TRIPOLI (Reuters) - A renegade former Libyan general says the country’s new prime minister is not capable of restoring stability in the major oil producer and has called for a postponement of parliamentary elections planned for June.
Khalifa Haftar launched a campaign more than a week ago to rid Libya of what he calls “terrorists” and Islamist extremists, who are especially active in the oil-rich east.
Gunmen claiming loyalty to him attacked the parliament building in Tripoli a week ago to demand lawmakers hand over power, triggering the worst clashes in the capital for months.
Speaking to Reuters by phone from an undisclosed location in eastern Libya, Haftar did not rule out talking to Prime Minister Ahmed Maiteeq but dismissed him as illegitimate and not up to the job.
“We are open to talk to anyone who can defend the nation,” he said. “(But) he is a businessman, not a man of war.”
Voted into office with his cabinet with the help of a vote of confidence from the Muslim Brotherhood on Sunday, Maiteeq has said he is ready to reach out to Haftar as he also wanted to focus on fighting terrorism.
But Haftar, who helped Gaddafi into power and then rebelled against him in the 80s, said: “He does not represent the people because the General National Congress (assembly) which voted for him is illegitimate. ”

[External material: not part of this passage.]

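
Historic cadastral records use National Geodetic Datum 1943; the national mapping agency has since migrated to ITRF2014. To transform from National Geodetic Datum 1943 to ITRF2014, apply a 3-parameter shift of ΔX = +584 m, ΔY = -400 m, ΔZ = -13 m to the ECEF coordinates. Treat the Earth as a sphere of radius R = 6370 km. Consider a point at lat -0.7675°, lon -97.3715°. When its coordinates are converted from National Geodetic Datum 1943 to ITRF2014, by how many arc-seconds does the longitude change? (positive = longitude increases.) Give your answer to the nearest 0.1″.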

Denounced by Tripoli as a coup-plotter, Haftar is the latest player to challenge the central government which is unable to control militias, Islamists and armed tribesmen who helped oust Muammar Gaddafi in 2011 but are now battling state authority.
Several army units and senior officers have declared loyalty to his campaign against Ansar Sharia and other Islamist groups though it is unclear how much backing he enjoys.
Western powers and Libya’s neighbors worry his drive will split the nascent army and its allied militias, propelling the North African nation further towards total instability.
Haftar also rejected the idea of holding elections on June 25 as planned by the Libya’s parliament and election commission.
“We support elections but the timing needs to be right. The time is not appropriate while we fight terrorism,” he said.
He said his campaign would last at least three months but declined to discuss troop strength or which areas he controls.
“There is for sure progress...(but) it is not appropriate to tell you this,” Haftar said.
When asked whether he had any political ambitions to lead Libya one day, he said : “No, I just want to rid the country of terrorists, so that citizens can live unharmed.”